AUTHOR=Li Jinyou , Wu Gang , Yang Ju , Yan Jiai , Li Dan , Wang Qinyue , Xia Yanping , Zhu Jie , Guo Baoliang , Cheng Fengyue , Sun Jing , Cao Hong , Zhang Feng TITLE=Pulmonary microbiota signatures adjacent to adenocarcinoma, squamous cell carcinoma and benign lesion JOURNAL=Frontiers in Oncology VOLUME=13 YEAR=2023 URL=https://www.frontiersin.org/journals/oncology/articles/10.3389/fonc.2023.1163359 DOI=10.3389/fonc.2023.1163359 ISSN=2234-943X ABSTRACT=Introduction

The occurrence and progression of lung cancer are influenced by pulmonary microbiota, yet the relationship between changes in the pulmonary microbiota and lung cancer remains unclear.

Methods

To investigate the correlation between pulmonary microbiota and the signature of lung lesions, we analyzed the microbial composition at sites adjacent to the stage 1 adenocarcinoma, squamous carcinoma and benign lesion tissues in 49 patients by using 16S ribosomal RNA gene sequencing. We then conducted Linear discriminant analysis, receiver operating characteristic (ROC) curve analysis and PICRUSt prediction based on 16S sequencing results.

Results

Overall, the microbiota composition at sites close to lung lesions showed significant differences between different lesion types. Based on the results of LEfSe analysis, Ralstonia, Acinetobacter and Microbacterium are the dominant genera of lung adenocarcinoma (LUAD), lung squamous carcinoma (LUSC) and benign lesions (BENL), respectively. Furthermore, we determined the diagnostic value of the abundance ratio of Ralstonia to Acinetobacter in adenocarcinoma patients through ROC curve analysis. The PICRUSt analysis revealed 15 remarkably different metabolic pathways in these lesion types.
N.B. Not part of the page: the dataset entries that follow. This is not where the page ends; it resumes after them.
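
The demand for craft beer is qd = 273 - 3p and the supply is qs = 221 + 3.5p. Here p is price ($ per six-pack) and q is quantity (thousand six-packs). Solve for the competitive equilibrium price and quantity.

The market clears where 273 - 3p = 221 + 3.5p. Rearranging, 6.5p = 52, hence p* = 8.
Then q* = 273 - 3(8) = 249.

p* = 8, q* = 249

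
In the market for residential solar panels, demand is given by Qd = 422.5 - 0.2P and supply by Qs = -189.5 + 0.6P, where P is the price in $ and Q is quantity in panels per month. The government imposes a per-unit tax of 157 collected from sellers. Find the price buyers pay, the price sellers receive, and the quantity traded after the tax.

P_b = 882.75, P_s = 725.75, Q = 245.95

With a tax of 157 on sellers, they supply based on the net price P_s = P_b - 157, so Qs = -283.7 + 0.6P_b.
Set Qd = Qs: 422.5 - 0.2P_b = -283.7 + 0.6P_b, so 706.2 = 0.8P_b and P_b = 882.75.
Then P_s = 882.75 - 157 = 725.75 and Q = 422.5 - 0.2(882.75) = 245.95.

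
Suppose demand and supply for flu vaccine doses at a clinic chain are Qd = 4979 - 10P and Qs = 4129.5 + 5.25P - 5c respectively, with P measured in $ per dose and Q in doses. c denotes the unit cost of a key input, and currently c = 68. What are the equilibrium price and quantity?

With c = 68, supply is Qs = 3789.5 + 5.25P.
Set Qd = Qs: 4979 - 10P = 3789.5 + 5.25P, so 1189.5 = 15.25P and P* = 78.
Substitute back: Q* = 4979 - 10(78) = 4199.

P* = 78, Q* = 4199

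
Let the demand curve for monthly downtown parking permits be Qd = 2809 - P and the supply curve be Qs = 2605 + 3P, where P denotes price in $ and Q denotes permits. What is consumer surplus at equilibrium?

The market clears where 2809 - P = 2605 + 3P. Rearranging, 4P = 204, hence P* = 51.
From the demand curve, Q* = 2809 - 51 = 2758.
Demand choke price (Qd = 0): P = 2809. Consumer surplus = ½ × (2809 - 51) × 2758 = 3803282.

Consumer surplus = 3803282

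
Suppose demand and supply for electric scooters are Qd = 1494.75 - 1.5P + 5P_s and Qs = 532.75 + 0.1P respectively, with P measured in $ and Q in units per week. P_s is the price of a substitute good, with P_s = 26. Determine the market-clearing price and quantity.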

In LUAD patients, the increase of the pathway associated with xenobiotic biodegradation may be due to the continuous proliferation of microbe with degradation ability of xenobiotics, which implied that LUAD patients are often exposed to harmful environment.

Discussion

The abundance of Ralstonia was related to the development of lung cancer. By measuring the abundance of microbiota in diseased tissues, we can distinguish between different types of lesions. The differences in pulmonary microbiota between lesion types are significant in understanding the occurrence and development of lung lesions.